Pittsburgh clergy who left The Episcopal Church over its liberal direction will not be stripped of their ordinations.
In an announcement on Monday, the Episcopal Diocese of Pittsburgh said it will not take disciplinary action against the approximately 100 priests and deacons who left to join a conservative Anglican group.
"We're doing this for pastoral reasons," said the Rev. Dr. James Simons, president of the diocesan Standing Committee, in a statement. "We do not want to see our priestly brothers and sisters deposed."
Rather than defrock the priests, the diocese has chosen to simply release them from their ministerial ties to The Episcopal Church – the U.S. arm of Anglicanism. By doing so, the breakaway clergy are able to "move their holy orders" to any entity they want to, including the Anglican Church in North America – a conservative province that was established in June for disaffected Anglicans.
"We're trying to be as pastoral as possible," Simons said, according to the Pittsburgh Post-Gazette. "We don't want to deprive anybody of their holy orders. We don't think that's necessary, but we had to find some way to get them off the list of clergy in the Episcopal Church."
The move is a departure from actions taken by other dioceses in The Episcopal Church. The Diocese of San Joaquin deposed 61 clergy earlier this year from ordained ministry after they voted to split from the national church. They were charged with abandoning the church's communion.
Since the controversial ordination of an openly gay bishop in 2003, the majority in four dioceses voted to secede from The Episcopal Church, including those in the Dioceses of Pittsburgh, San Joaquin, Fort Worth and Quincy.
They have gone on to help form the Anglican Church in North America – seen as a rival province to The Episcopal Church. Others who chose not to leave have remained with the national church and kept their respective dioceses intact.

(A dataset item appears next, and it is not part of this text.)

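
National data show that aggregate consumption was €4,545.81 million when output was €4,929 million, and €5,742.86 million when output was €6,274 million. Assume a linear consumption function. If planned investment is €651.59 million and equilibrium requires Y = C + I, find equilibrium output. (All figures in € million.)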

Although the majority of each of the dioceses voted to leave, the head of The Episcopal Church said dioceses as a whole cannot leave the national church. Still, in all known cases to date, the breakaway dioceses and the dioceses they left behind have continued using the same name, though some of the former specify with parenthesis that they are "Anglican."
The Diocese of Pittsburgh (before the split) was formerly led by Bishop Robert Duncan, who now heads the rival conservative province. He helped lead the diocese to secede, maintaining that The Episcopal Church has departed from traditional Anglicanism and scriptural teachings. Last year, Duncan was deposed by the Episcopal House of Bishops for abandoning the communion of the church.
The Standing Committee of the Pittsburgh diocese, meanwhile, chose a "softer method."
"As the Standing Committee worked through this necessary action, I was painfully aware that they were not just talking about a list of clergy, but friends of long standing," said Bishop Kenneth Price, who is expected to become provisional bishop of the Episcopal Diocese of Pittsburgh later this month. "For this reason I am grateful the canons provide this 'softer' method of allowing those who wish to depart from the Episcopal Church to do so legally without us making a judgment on their ordination."